Do not be misled — the CPO is not just another position where you give someone a job title and hope they grow into the position. The responsibilities are varied, highly focused, and carry with them some rather unusual job peculiarities. For example, your CPO needs to have an intimate understanding of your company, its operations, the data it needs to its various functions and where that data is stored. Generally speaking, that might be part of the chief operations officer's job function.
However, the position also needs to understand a variety of legal issues as well, such as what data can be moved over borders, what the legal responsibilities are of the business partners that help you manage that data in any country anywhere in the world, and also have the ability to speak in public or perhaps to government agencies around the world. Now perhaps you are looking to your legal team. But do not forget that the CPO also needs a solid understanding of the technological issues involved. And ultimately, this executive will likely report directly to the board of directors, so they need to speak the language of the C-suite rather than just the jargon of a technical department.
So do you look to operations, legal or IT to find your CPO, or perhaps somewhere else? Whoever ends up with the CPO will have a considerable bit of clout in the company. GDPR regulations protect the CPO against retaliation by the company if they determine that an action the company is taking is inappropriate. While the person could be fired for cause, for example, they cannot be fired if the company decides it simply doesn't agree with a given decision.

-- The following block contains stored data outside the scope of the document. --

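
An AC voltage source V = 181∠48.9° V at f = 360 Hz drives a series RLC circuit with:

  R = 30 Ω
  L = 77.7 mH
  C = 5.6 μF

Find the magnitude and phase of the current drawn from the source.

Step 1 — Angular frequency: ω = 2π·f = 2π·360 = 2262 rad/s.
Step 2 — Component impedances:
  R: Z = R = 30 Ω
  L: Z = jωL = j·2262·0.0777 = 0 + j175.8 Ω
  C: Z = 1/(jωC) = -j/(ω·C) = 0 - j78.95 Ω
Step 3 — Series combination: Z_total = R + L + C = 30 + j96.81 Ω = 101.3∠72.8° Ω.
Step 4 — Source phasor: V = 181∠48.9° V = 119 + j136.4 V.
Step 5 — Ohm's law: I = V / Z_total = (119 + j136.4) / (30 + j96.81) = 1.633 - j0.723 A.
Step 6 — Convert to polar: |I| = 1.786 A, ∠I = -23.9°.

I = 1.786∠-23.9° A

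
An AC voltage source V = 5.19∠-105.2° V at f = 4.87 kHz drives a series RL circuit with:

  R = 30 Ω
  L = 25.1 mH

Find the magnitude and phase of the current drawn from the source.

Step 1 — Angular frequency: ω = 2π·f = 2π·4870 = 3.06e+04 rad/s.
Step 2 — Component impedances:
  R: Z = R = 30 Ω
  L: Z = jωL = j·3.06e+04·0.0251 = 0 + j768 Ω
Step 3 — Series combination: Z_total = R + L = 30 + j768 Ω = 768.6∠87.8° Ω.
Step 4 — Source phasor: V = 5.19∠-105.2° V = -1.361 - j5.008 V.
Step 5 — Ohm's law: I = V / Z_total = (-1.361 - j5.008) / (30 + j768) = -0.00658 + j0.001515 A.
Step 6 — Convert to polar: |I| = 0.006752 A, ∠I = 167.0°.

I = 0.006752∠167.0° A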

If, for example, the CPO title is given to the CISO and the CISO reports up through the CIO, there could be potential conflicts. If, for example, the CPO determines that a decision of the CIO violates GDPR, the CIO could not simply fire their subordinate CISO who coincidentally is the CPO. Experts agree many of these apparent conflicts will have to work their way through courts to determine how far companies can and cannot go when the CPO also has other corporate responsibilities.

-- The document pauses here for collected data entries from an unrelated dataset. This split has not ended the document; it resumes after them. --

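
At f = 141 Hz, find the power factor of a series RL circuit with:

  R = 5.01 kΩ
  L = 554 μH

Step 1 — Angular frequency: ω = 2π·f = 2π·141 = 885.9 rad/s.
Step 2 — Component impedances:
  R: Z = R = 5010 Ω
  L: Z = jωL = j·885.9·0.000554 = 0 + j0.4908 Ω
Step 3 — Series combination: Z_total = R + L = 5010 + j0.4908 Ω = 5010∠0.0° Ω.
Step 4 — Power factor: PF = cos(φ) = Re(Z)/|Z| = 5010/5010 = 1.
Step 5 — Type: Im(Z) = 0.4908 ⇒ lagging (phase φ = 0.0°).

PF = 1 (lagging, φ = 0.0°)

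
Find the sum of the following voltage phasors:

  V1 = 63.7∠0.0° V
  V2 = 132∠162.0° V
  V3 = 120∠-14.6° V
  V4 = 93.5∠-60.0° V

Step 1 — Convert each phasor to rectangular form:
  V1 = 63.7·(cos(0.0°) + j·sin(0.0°)) = 63.7 V
  V2 = 132·(cos(162.0°) + j·sin(162.0°)) = -125.5 + j40.79 V
  V3 = 120·(cos(-14.6°) + j·sin(-14.6°)) = 116.1 - j30.25 V
  V4 = 93.5·(cos(-60.0°) + j·sin(-60.0°)) = 46.75 - j80.97 V
Step 2 — Sum components: V_total = 101 - j70.43 V.
Step 3 — Convert to polar: |V_total| = 123.2 V, ∠V_total = -34.9°.

V_total = 123.2∠-34.9° V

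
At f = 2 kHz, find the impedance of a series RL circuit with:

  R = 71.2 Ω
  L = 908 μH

Step 1 — Angular frequency: ω = 2π·f = 2π·2000 = 1.257e+04 rad/s.
Step 2 — Component impedances:
  R: Z = R = 71.2 Ω
  L: Z = jωL = j·1.257e+04·0.000908 = 0 + j11.41 Ω
Step 3 — Series combination: Z_total = R + L = 71.2 + j11.41 Ω = 72.11∠9.1° Ω.

Z = 71.2 + j11.41 Ω = 72.11∠9.1° Ω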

Another component to the question of who becomes CPO might lie in something as mundane as which department has the budget to hire someone with these particular areas of expertise. North American companies might take a page from European companies that already have a Data Protection Officer (DPO) and try to match the CPO's responsibilities to the DPO's job. Rather than reinventing the wheel, that is likely to be a popular approach for some larger US firms. However, US firms might well be spending a lot of time this year rearranging budgets to meet GDPR requirements.
US laws differ from those in the EU, so the CPO also needs to be aware of US privacy and data security laws and regulations. A lot of US companies have a lot of unstructured data in databases and customer relationship management software that needs to be identified and brought into compliance with GDPR regulations, which will be a mammoth undertaking at some companies. Those companies might lean a little more to the technocrat as the CPO, while companies that have been required to meet some European privacy regulations in the past might already have some of those functions under control, so they might opt more to an operation or legal executive.

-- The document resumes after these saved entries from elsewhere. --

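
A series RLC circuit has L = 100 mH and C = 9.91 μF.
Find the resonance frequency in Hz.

Step 1 — Resonance condition Im(Z)=0 gives ω₀ = 1/√(LC).
Step 2 — ω₀ = 1/√(0.1·9.91e-06) = 1005 rad/s.
Step 3 — f₀ = ω₀/(2π) = 159.9 Hz.

f₀ = 159.9 Hz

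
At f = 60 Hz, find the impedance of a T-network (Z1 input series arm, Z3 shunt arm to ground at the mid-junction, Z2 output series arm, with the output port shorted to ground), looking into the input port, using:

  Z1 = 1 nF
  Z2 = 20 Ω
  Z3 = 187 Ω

Step 1 — Angular frequency: ω = 2π·f = 2π·60 = 377 rad/s.
Step 2 — Component impedances:
  Z1: Z = 1/(jωC) = -j/(ω·C) = 0 - j2.653e+06 Ω
  Z2: Z = R = 20 Ω
  Z3: Z = R = 187 Ω
Step 3 — With the output port shorted to ground, the output series arm Z2 runs from the junction to ground; the shunt arm Z3 also runs from the junction to ground. They appear in parallel: Z3 || Z2 = 18.07 Ω.
Step 4 — Series with input arm Z1: Z_in = Z1 + (Z3 || Z2) = 18.07 - j2.653e+06 Ω = 2.653e+06∠-90.0° Ω.

Z = 18.07 - j2.653e+06 Ω = 2.653e+06∠-90.0° Ω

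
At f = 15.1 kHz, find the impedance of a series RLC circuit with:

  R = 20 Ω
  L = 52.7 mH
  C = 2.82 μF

Step 1 — Angular frequency: ω = 2π·f = 2π·1.51e+04 = 9.488e+04 rad/s.
Step 2 — Component impedances:
  R: Z = R = 20 Ω
  L: Z = jωL = j·9.488e+04·0.0527 = 0 + j5000 Ω
  C: Z = 1/(jωC) = -j/(ω·C) = 0 - j3.738 Ω
Step 3 — Series combination: Z_total = R + L + C = 20 + j4996 Ω = 4996∠89.8° Ω.

Z = 20 + j4996 Ω = 4996∠89.8° Ω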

So let's get back to the main question at hand: How do you hire a CPO? The answer is it all depends. Here again are some of the key issues to keep in mind:
1. The CPO's job is protected by GDPR regulations, so you do not necessarily want to just slap the title on someone who is not considered a long-term employee
2. The job requires expertise in many different disciplines, including law, technology, privacy and the politics of being a public-facing spokesperson
3. Because of the varied responsibilities, salaries likely will be high so budget becomes a concern
4. The CPO needs to be able to balance US and European laws that sometimes might be in conflict
5. The GDPR regulations define what kinds of companies definitely must have a CPO; if your company isn't specifically required to have that position you might want to get some GDPR experience under your belt before you make a hire.